Attwater withdrew again into the grove, and Herrick, with his gun under his arm, came down the pier alone.
About half-way down he halted and hailed the boat.
'What do you want?' he cried.
'I'll tell that to Mr Attwater,' replied Huish, stepping briskly on the ladder. 'I don't tell it to you, because you played the trucklin' sneak. Here's a letter for him: tyke it, and give it, and be 'anged to you!'
'Davis, is this all right?' said Herrick.
Davis raised his chin, glanced swiftly at Herrick and away again, and held his peace. The glance was charged with some deep emotion, but whether of hatred or of fear, it was beyond Herrick to divine.
'Well,' he said, 'I'll give the letter.' He drew a score with his foot on the boards of the gangway. 'Till I bring the answer, don't move a step past this.'
And he returned to where Attwater leaned against a tree, and gave him the letter. Attwater glanced it through.
'What does that mean?' he asked, passing it to Herrick.
'Treachery?'
'Oh, I suppose so!' said Herrick.
'Well, tell him to come on,' said Attwater. 'One isn't a fatalist for nothing. Tell him to come on and to look out.'
Herrick returned to the figure-head. Half-way down the pier the clerk was waiting, with Davis by his side.
'You are to come along, Huish,' said Herrick. 'He bids you look out, no tricks.'
Huish walked briskly up the pier, and paused face to face with the young man.
'W'ere is 'e?' said he, and to Herrick's surprise, the low-bred, insignificant face before him flushed suddenly crimson and went white again.

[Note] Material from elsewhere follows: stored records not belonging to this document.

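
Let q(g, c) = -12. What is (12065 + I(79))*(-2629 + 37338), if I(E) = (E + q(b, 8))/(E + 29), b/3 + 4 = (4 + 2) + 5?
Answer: 45228846683/108 ≈ 4.1879e+8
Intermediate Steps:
b = 21 (b = -12 + 3*((4 + 2) + 5) = -12 + 3*(6 + 5) = -12 + 3*11 = -12 + 33 = 21)
I(E) = (-12 + E)/(29 + E) (I(E) = (E - 12)/(E + 29) = (-12 + E)/(29 + E))
(12065 + I(79))*(-2629 + 37338) = (12065 + (-12 + 79)/(29 + 79))*(-2629 + 37338) = (12065 + 67/108)*34709 = (1303087/108)*34709 = 45228846683/108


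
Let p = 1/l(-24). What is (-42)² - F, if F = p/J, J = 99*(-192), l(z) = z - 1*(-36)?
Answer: 402361345/228096 ≈ 1764.0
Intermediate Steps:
l(z) = 36 + z (l(z) = z + 36 = 36 + z)
p = 1/12 (p = 1/(36 - 24) = 1/12 ≈ 0.083333)
J = -19008
F = -1/228096 (F = (1/12)/(-19008) = (1/12)*(-1/19008) = -1/228096 ≈ -4.3841e-6)
(-42)² - F = (-42)² - 1*(-1/228096) = 1764 + 1/228096 = 402361345/228096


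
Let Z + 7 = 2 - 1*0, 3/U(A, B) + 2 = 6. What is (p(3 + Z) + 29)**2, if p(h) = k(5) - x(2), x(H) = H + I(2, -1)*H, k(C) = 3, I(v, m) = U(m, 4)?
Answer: 3249/4 ≈ 812.25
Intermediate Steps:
U(A, B) = 3/4 (U(A, B) = 3/(-2 + 6) = 3/4)
I(v, m) = 3/4
Z = -5 (Z = -7 + (2 - 1*0) = -7 + (2 + 0) = -7 + 2 = -5)
x(H) = 7*H/4 (x(H) = H + 3*H/4 = 7*H/4)
p(h) = -1/2 (p(h) = 3 - 7*2/4 = 3 - 1*7/2 = 3 - 7/2 = -1/2)
(p(3 + Z) + 29)**2 = (-1/2 + 29)**2 = (57/2)**2 = 3249/4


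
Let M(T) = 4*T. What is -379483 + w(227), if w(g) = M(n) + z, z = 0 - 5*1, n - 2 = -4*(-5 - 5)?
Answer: -379320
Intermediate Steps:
n = 42 (n = 2 - 4*(-5 - 5) = 2 - 4*(-10) = 2 + 40 = 42)
z = -5 (z = 0 - 5 = -5)
w(g) = 163 (w(g) = 4*42 - 5 = 168 - 5 = 163)
-379483 + w(227) = -379483 + 163 = -379320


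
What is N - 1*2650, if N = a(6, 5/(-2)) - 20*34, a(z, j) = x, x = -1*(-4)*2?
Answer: -3322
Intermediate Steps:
x = 8 (x = 4*2 = 8)
a(z, j) = 8
N = -672 (N = 8 - 20*34 = 8 - 680 = -672)
N - 1*2650 = -672 - 1*2650 = -672 - 2650 = -3322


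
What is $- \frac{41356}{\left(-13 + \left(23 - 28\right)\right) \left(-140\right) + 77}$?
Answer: $- \frac{844}{53} \approx -15.925$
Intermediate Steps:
$- \frac{41356}{\left(-13 + \left(23 - 28\right)\right) \left(-140\right) + 77} = - \frac{41356}{\left(-13 - 5\right) \left(-140\right) + 77} = - \frac{41356}{\left(-18\right) \left(-140\right) + 77} = - \frac{41356}{2520 + 77} = - \frac{41356}{2597} = \left(-41356\right) \frac{1}{2597} = - \frac{844}{53}$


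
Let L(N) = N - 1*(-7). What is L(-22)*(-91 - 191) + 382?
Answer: 4612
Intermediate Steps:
L(N) = 7 + N (L(N) = N + 7 = 7 + N)
L(-22)*(-91 - 191) + 382 = (7 - 22)*(-91 - 191) + 382 = -15*(-282) + 382 = 4230 + 382 = 4612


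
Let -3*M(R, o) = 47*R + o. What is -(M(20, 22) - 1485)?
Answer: 5417/3 ≈ 1805.7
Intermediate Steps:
M(R, o) = -47*R/3 - o/3 (M(R, o) = -(47*R + o)/3 = -(o + 47*R)/3 = -47*R/3 - o/3)
-(M(20, 22) - 1485) = -((-47/3*20 - ⅓*22) - 1485) = -((-940/3 - 22/3) - 1485) = -(-962/3 - 1485) = -1*(-5417/3) = 5417/3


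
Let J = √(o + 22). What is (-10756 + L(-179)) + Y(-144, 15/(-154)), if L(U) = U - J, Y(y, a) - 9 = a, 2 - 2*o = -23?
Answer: -1682619/154 - √138/2 ≈ -10932.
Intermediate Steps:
o = 25/2 (o = 1 - ½*(-23) = 1 + 23/2 = 25/2 ≈ 12.500)
J = √138/2 (J = √(25/2 + 22) = √(69/2) = √138/2 ≈ 5.8737)
Y(y, a) = 9 + a
L(U) = U - √138/2
(-10756 + L(-179)) + Y(-144, 15/(-154)) = (-10756 + (-179 - √138/2)) + (9 + 15/(-154)) = (-10935 - √138/2) + (9 + 15*(-1/154)) = (-10935 - √138/2) + (9 - 15/154) = (-10935 - √138/2) + 1371/154 = -1682619/154 - √138/2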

'Right forward,' said Herrick, pointing. 'Now your hands above your head.'
The clerk turned away from him and towards the figure-head, as though he were about to address to it his devotions; he was seen to heave a deep breath; and raised his arms. In common with many men of his unhappy physical endowments, Huish's hands were disproportionately long and broad, and the palms in particular enormous; a four-ounce jar was nothing in that capacious fist. The next moment he was plodding steadily forward on his mission.
Herrick at first followed. Then a noise in his rear startled him, and he turned about to find Davis already advanced as far as the figure-head. He came, crouching and open-mouthed, as the mesmerised may follow the mesmeriser; all human considerations, and even the care of his own life, swallowed up in one abominable and burning curiosity.

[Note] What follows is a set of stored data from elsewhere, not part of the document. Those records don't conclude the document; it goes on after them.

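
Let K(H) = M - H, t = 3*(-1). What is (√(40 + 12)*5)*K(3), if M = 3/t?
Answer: -40*√13 ≈ -144.22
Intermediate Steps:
t = -3
M = -1 (M = 3/(-3) = 3*(-⅓) = -1)
K(H) = -1 - H
(√(40 + 12)*5)*K(3) = (√(40 + 12)*5)*(-1 - 1*3) = (√52*5)*(-1 - 3) = ((2*√13)*5)*(-4) = (10*√13)*(-4) = -40*√13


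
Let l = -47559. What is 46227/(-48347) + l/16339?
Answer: -3054637926/789941633 ≈ -3.8669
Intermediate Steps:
46227/(-48347) + l/16339 = 46227/(-48347) - 47559/16339 = 46227*(-1/48347) - 47559*1/16339 = -46227/48347 - 47559/16339 = -3054637926/789941633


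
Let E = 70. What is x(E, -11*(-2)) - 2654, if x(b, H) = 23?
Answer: -2631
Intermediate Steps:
x(E, -11*(-2)) - 2654 = 23 - 2654 = -2631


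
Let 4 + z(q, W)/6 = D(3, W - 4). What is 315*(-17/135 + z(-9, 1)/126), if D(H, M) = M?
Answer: -434/3 ≈ -144.67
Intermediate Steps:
z(q, W) = -48 + 6*W (z(q, W) = -24 + 6*(W - 4) = -24 + 6*(-4 + W) = -24 + (-24 + 6*W) = -48 + 6*W)
315*(-17/135 + z(-9, 1)/126) = 315*(-17/135 + (-48 + 6*1)/126) = 315*(-17*1/135 + (-48 + 6)*(1/126)) = 315*(-17/135 - 42*1/126) = 315*(-17/135 - 1/3) = 315*(-62/135) = -434/3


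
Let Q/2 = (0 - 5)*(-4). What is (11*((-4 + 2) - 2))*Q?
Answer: -1760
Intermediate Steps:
Q = 40 (Q = 2*((0 - 5)*(-4)) = 2*(-5*(-4)) = 2*20 = 40)
(11*((-4 + 2) - 2))*Q = (11*((-4 + 2) - 2))*40 = (11*(-2 - 2))*40 = (11*(-4))*40 = -44*40 = -1760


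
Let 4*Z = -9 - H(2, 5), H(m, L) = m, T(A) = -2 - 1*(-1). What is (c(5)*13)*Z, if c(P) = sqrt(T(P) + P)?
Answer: -143/2 ≈ -71.500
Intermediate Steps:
T(A) = -1 (T(A) = -2 + 1 = -1)
c(P) = sqrt(-1 + P)
Z = -11/4 (Z = (-9 - 1*2)/4 = (-9 - 2)/4 = (1/4)*(-11) = -11/4 ≈ -2.7500)
(c(5)*13)*Z = (sqrt(-1 + 5)*13)*(-11/4) = (sqrt(4)*13)*(-11/4) = (2*13)*(-11/4) = 26*(-11/4) = -143/2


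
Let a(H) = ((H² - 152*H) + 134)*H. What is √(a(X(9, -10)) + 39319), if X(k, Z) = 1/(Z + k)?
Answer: 2*√9758 ≈ 197.57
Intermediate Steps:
a(H) = H*(134 + H² - 152*H) (a(H) = (134 + H² - 152*H)*H = H*(134 + H² - 152*H))
√(a(X(9, -10)) + 39319) = √((134 + (1/(-10 + 9))² - 152/(-10 + 9))/(-10 + 9) + 39319) = √((134 + (1/(-1))² - 152/(-1))/(-1) + 39319) = √(-(134 + (-1)² - 152*(-1)) + 39319) = √(-(134 + 1 + 152) + 39319) = √(-1*287 + 39319) = √(-287 + 39319) = √39032 = 2*√9758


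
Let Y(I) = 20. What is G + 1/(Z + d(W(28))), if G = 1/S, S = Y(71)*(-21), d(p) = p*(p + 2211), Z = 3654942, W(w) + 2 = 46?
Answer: -1876871/788374020 ≈ -0.0023807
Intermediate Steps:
W(w) = 44 (W(w) = -2 + 46 = 44)
d(p) = p*(2211 + p)
S = -420 (S = 20*(-21) = -420)
G = -1/420 (G = 1/(-420) = -1/420 ≈ -0.0023810)
G + 1/(Z + d(W(28))) = -1/420 + 1/(3654942 + 44*(2211 + 44)) = -1/420 + 1/(3654942 + 44*2255) = -1/420 + 1/(3654942 + 99220) = -1/420 + 1/3754162 = -1876871/788374020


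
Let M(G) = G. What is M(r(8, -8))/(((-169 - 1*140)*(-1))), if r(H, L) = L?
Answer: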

'Halt!' cried Herrick, covering him with his rifle. 'Davis, what are you doing, man? YOU are not to come.'
Davis instinctively paused, and regarded him with a dreadful vacancy of eye.
'Put your back to that figure-head, do you hear me? and stand fast!' said Herrick.
The captain fetched a breath, stepped back against the figure-head, and instantly redirected his glances after Huish.
There was a hollow place of the sand in that part, and, as it were, a glade among the cocoa palms in which the direct noonday sun blazed intolerably. At the far end, in the shadow, the tall figure of Attwater was to be seen leaning on a tree; towards him, with his hands over his head, and his steps smothered in the sand, the clerk painfully waded. The surrounding glare threw out and exaggerated the man's smallness; it seemed no less perilous an enterprise, this that he was gone upon, than for a whelp to besiege a citadel.
'There, Mr Whish. That will do,' cried Attwater. 'From that distance, and keeping your hands up, like a good boy, you can very well put me in possession of the skipper's views.'
The interval betwixt them was perhaps forty feet; and Huish measured it with his eye, and breathed a curse. He was already distressed with labouring in the loose sand, and his arms ached bitterly from their unnatural position. In the palm of his right hand, the jar was ready; and his heart thrilled, and his voice choked,as he began to speak.
'Mr Hattwater,' said he, 'I don't know if ever you 'ad a mother . . .'
'I can set your mind at rest: I had,' returned Attwater; 'and henceforth, if I might venture to suggest it, her name need not recur in our communications.